I Will Destroy You: Poems
You pick it up. The cover reads I Will Destroy You: Poems, Nick Flynn. There is a forest nymph dancing with a bear. Cool, you think.
No. Not cool. Not cool at all. Instead, these scenes, these written feelings that are, some might say, the opposite of cool: shame, fear, sadness, a memory pops up, there’s regret, and more of it the more you read, also pain, lots of it. Why? You’re not the addict/drunk/louse on his/her last hallucinogenic hit narrating these pages with the lucidity of those who’ve lost their sanity.
But, see, that is what Nick Flynn does. He makes you an accomplice, shows you how bad you could have been (were?), each confessional poem uniting you, the reader, with the voice doing the confessing, until all that has happened to him could’ve just as easily happened to you, his crimes are your crimes now, and for each of these first-person, relatively short poems, a different incarnation of repentance cries for help, the plea directed at a created character, a savior (is it you?), the language faux-hopeless, the narrator, acting, as if he barely cared, while graphically (and beautifully) surrendering through verse and imagery all that he had been hiding.
Here’s the book’s opening poem, appropriately titled, “Confessional”:
“I admit you haven't heard from me
in a while. In me there’s a little liar.
And a little thief. And a little whore.
Forgive me—while writing these words
I was lost in a trance... the sky wild
blue, fruit trees jeweled with ice . . . if not
for what I promised, I wouldn't be here
at all. You were with me when I found that
box in the basement—opening it was like
entering a room and having (at last!) someone else
breath for me. No one, as you know,
sets out to lose their mind. This poem began
as a secret—not from you, I didn't know you
then. Now it wears its shame like a halo.
Please, take it, rip it up, put it in your glass.
We can watch it dissolve.”
This is not out of character for Flynn, neither the theme, nor the skill for the macro-raw EMO of “please, one more chance.” In his work, life is a tightrope on which demons walk naked at night, every one of us a potential acrobat in the nude, addicted, compulsive, and dangerous.

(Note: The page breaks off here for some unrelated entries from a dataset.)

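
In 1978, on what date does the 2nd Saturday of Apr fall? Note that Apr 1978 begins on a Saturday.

Apr 1978 begins on a Saturday, so the first Saturday is Apr 1.
The 2nd Saturday is 1 weeks later: 1 + 7 = 8.

Apr 8, 1978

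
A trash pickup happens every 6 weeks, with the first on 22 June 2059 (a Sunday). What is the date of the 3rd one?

14 September 2059

The 3rd occurrence is 2 intervals after the first: 2 × 42 = 84 days after 22 June 2059.
June has 30 days — 8 days to the end of June leaves 76.
July has 31 days (45 left).
August has 31 days (14 left).
14 days into September → 14 September 2059.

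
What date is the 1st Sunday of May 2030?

May 2030 begins on a Wednesday, so the first Sunday is May 5 (4 days later).

5 May 2030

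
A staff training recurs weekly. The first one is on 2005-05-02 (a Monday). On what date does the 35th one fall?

The 35th occurrence is 34 intervals after the first: 34 × 7 = 238 days after 2005-05-02.
May has 31 days — 29 days to the end of May leaves 209.
June has 30 days (179 left).
July has 31 days (148 left).
August has 31 days (117 left).
September has 30 days (87 left).
October has 31 days (56 left).
November has 30 days (26 left).
26 days into December → 2005-12-26.

2005-12-26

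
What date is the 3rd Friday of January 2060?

The first Friday of January 2060 is January 2.
The 3rd Friday is 2 weeks later: 2 + 14 = 16.

January 16, 2060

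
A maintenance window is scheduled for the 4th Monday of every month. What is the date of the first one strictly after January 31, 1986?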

I Will Destroy You is a two-way conversation (late-night confession?) between you, the reader, and the junkie, the drunk, the oblivious person who doesn’t want to die and, so, shares his darkness in hopes you will save him, perhaps realize this is as much about you as it is about him, his title’s threat of death, that he would destroy you, lurking in every page, as in these lines from the poem, “Balcony”:
“balcony . . . he knew that once
he’d had his first drink, not right
away but eventually—soon—he'd
blackout & he worried he’d try
to fly again. Couch. Table. Chair.
Bookcase. For years he dragged
his furniture, every night as the sun
went away & in the morning he
put it all back in place, never con-
sidering, not once, that maybe,
he should stop. The one promise I
can make is that I'm staying
even though what knocks on our
door at night has at its heart only
my getting lost, even though
some part of it wants me dead,
which is why I feed it with a stick.”
In the vein of true confessional poetry, the redemption is in the telling of a thorough hell in terms intimate and disgraceful, in the confessing with skill, Flynn, a master of the line break to render flow and layers of meaning, makes you hang on, because the one promise I can make is that I'm staying . . .
And isn’t that the ultimate thing about lovely addicts/drunk/louses? They promise to be better, to stay, each promise, a poem, but also, possibly, a destruction.
(You close the book. It wasn’t a nymph, just an innocent, a good, little girl, still. She dances with the bear that is really a man, who, tipsy, poses, happy to hide inside the dark, furry costume.)